Ukraina chce odebrać Saakaszwilemu paszport. Zrobi to, gdy wjedzie do kraju
Były prezydent Gruzji Micheil Saakaszwili, którego pozbawiono obywatelstwa Ukrainy, w razie próby wjazdu do tego kraju utraci paszport i nie zostanie wpuszczony na jego terytorium - oświadczył we wtorek wiceszef ukraińskiej Straży Granicznej Wasyl Serwatiuk.
Urzędnik wyjaśnił, jakie procedury obowiązują Straż Graniczną w przypadku osób, znajdujących się w sytuacji Saakaszwilego. - Paszport jest konfiskowany, wydaje się zaświadczenie, które to potwierdza i dana osoba nie jest przepuszczana przez granicę, gdyż nie ma uprawniającego jej do tego dokumentu - powiedział.

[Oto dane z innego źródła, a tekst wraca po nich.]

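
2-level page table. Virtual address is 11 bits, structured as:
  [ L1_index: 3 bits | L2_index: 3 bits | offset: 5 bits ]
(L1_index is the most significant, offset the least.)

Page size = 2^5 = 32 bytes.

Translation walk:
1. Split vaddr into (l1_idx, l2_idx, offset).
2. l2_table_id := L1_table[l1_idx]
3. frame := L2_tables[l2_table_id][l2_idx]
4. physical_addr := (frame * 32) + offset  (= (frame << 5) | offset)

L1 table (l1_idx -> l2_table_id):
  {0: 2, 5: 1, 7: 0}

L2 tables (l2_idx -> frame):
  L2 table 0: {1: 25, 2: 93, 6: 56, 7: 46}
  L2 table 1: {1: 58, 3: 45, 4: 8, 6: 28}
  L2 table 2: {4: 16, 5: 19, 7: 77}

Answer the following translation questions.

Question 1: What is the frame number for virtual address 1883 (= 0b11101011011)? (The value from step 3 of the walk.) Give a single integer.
Answer: 93

Derivation:
vaddr = 1883: l1_idx=7, l2_idx=2
L1[7] = 0; L2[0][2] = 93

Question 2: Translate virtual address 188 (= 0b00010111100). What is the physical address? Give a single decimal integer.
vaddr = 188 = 0b00010111100
Split: l1_idx=0, l2_idx=5, offset=28
L1[0] = 2
L2[2][5] = 19
paddr = 19 * 32 + 28 = 636

Answer: 636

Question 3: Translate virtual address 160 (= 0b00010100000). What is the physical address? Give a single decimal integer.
Answer: 608

Derivation:
vaddr = 160 = 0b00010100000
Split: l1_idx=0, l2_idx=5, offset=0
L1[0] = 2
L2[2][5] = 19
paddr = 19 * 32 + 0 = 608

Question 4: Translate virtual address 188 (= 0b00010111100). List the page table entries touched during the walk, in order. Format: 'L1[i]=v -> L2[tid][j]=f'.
vaddr = 188 = 0b00010111100
Split: l1_idx=0, l2_idx=5, offset=28

Answer: L1[0]=2 -> L2[2][5]=19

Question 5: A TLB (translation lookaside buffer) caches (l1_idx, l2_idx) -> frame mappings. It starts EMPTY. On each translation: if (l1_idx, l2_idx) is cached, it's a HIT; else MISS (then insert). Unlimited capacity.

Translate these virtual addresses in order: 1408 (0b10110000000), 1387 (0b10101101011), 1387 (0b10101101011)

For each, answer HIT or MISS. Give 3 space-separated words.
Answer: MISS MISS HIT

Derivation:
vaddr=1408: (5,4) not in TLB -> MISS, insert
vaddr=1387: (5,3) not in TLB -> MISS, insert
vaddr=1387: (5,3) in TLB -> HIT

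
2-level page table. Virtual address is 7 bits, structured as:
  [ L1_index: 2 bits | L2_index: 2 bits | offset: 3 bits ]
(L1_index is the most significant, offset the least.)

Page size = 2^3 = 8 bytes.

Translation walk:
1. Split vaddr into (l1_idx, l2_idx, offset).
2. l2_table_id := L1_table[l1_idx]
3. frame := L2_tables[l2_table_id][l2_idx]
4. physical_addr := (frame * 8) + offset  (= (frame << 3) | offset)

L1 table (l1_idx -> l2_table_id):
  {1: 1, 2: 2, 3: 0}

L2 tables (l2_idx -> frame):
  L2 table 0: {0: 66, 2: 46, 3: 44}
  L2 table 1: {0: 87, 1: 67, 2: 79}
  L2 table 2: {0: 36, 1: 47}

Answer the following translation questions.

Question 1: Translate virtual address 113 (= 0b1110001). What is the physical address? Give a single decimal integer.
Answer: 369

Derivation:
vaddr = 113 = 0b1110001
Split: l1_idx=3, l2_idx=2, offset=1
L1[3] = 0
L2[0][2] = 46
paddr = 46 * 8 + 1 = 369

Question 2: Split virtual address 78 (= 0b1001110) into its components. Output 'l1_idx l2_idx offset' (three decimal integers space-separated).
vaddr = 78 = 0b1001110
  top 2 bits -> l1_idx = 2
  next 2 bits -> l2_idx = 1
  bottom 3 bits -> offset = 6

Answer: 2 1 6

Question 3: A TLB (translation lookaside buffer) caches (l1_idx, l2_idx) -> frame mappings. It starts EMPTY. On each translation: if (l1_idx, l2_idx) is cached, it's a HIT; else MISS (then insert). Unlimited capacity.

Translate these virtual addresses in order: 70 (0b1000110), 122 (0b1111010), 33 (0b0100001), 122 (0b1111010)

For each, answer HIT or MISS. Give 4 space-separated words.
Answer: MISS MISS MISS HIT

Derivation:
vaddr=70: (2,0) not in TLB -> MISS, insert
vaddr=122: (3,3) not in TLB -> MISS, insert
vaddr=33: (1,0) not in TLB -> MISS, insert
vaddr=122: (3,3) in TLB -> HIT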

26 lipca Saakaszwili dekretem prezydenta Ukrainy Petra Poroszenki stracił ukraińskie obywatelstwo.
Saakaszwili po złożeniu prezydentury w Gruzji w 2013 r., aby uniknąć procesów sądowych za nadużycia władzy, wyjechał z kraju najpierw do USA, a potem na Ukrainę, gdzie włączył się do tamtejszej polityki. W maju 2015 r. otrzymał ukraiński paszport i w tym samym czasie prezydent Petro Poroszenko mianował go gubernatorem obwodu odeskiego.
Kontakty Poroszenki i Saakaszwilego
Stosunki między Poroszenką a Saakaszwilim pogorszyły się, gdy były prezydent Gruzji złożył ten urząd, oskarżając prezydenta Ukrainy o popieranie klanów korupcyjnych. Saakaszwili następnie utworzył na Ukrainie własną partię polityczną i nawoływał do wcześniejszych wyborów parlamentarnych.
Obywatelstwo Ukrainy jest jedynym obywatelstwem, które miał Saakaszwili. W poniedziałek były prezydent Gruzji powiedział podczas wizyty w Polsce, że wciąż podróżuje z ukraińskim paszportem.
31 lipca minister sprawiedliwości Gruzji Tea Cukuliani mówiła, że wobec Saakaszwilego w jego ojczyźnie wszczęto cztery sprawy karne i Gruzja będzie żądała wydania go od krajów, w których się on zatrzyma.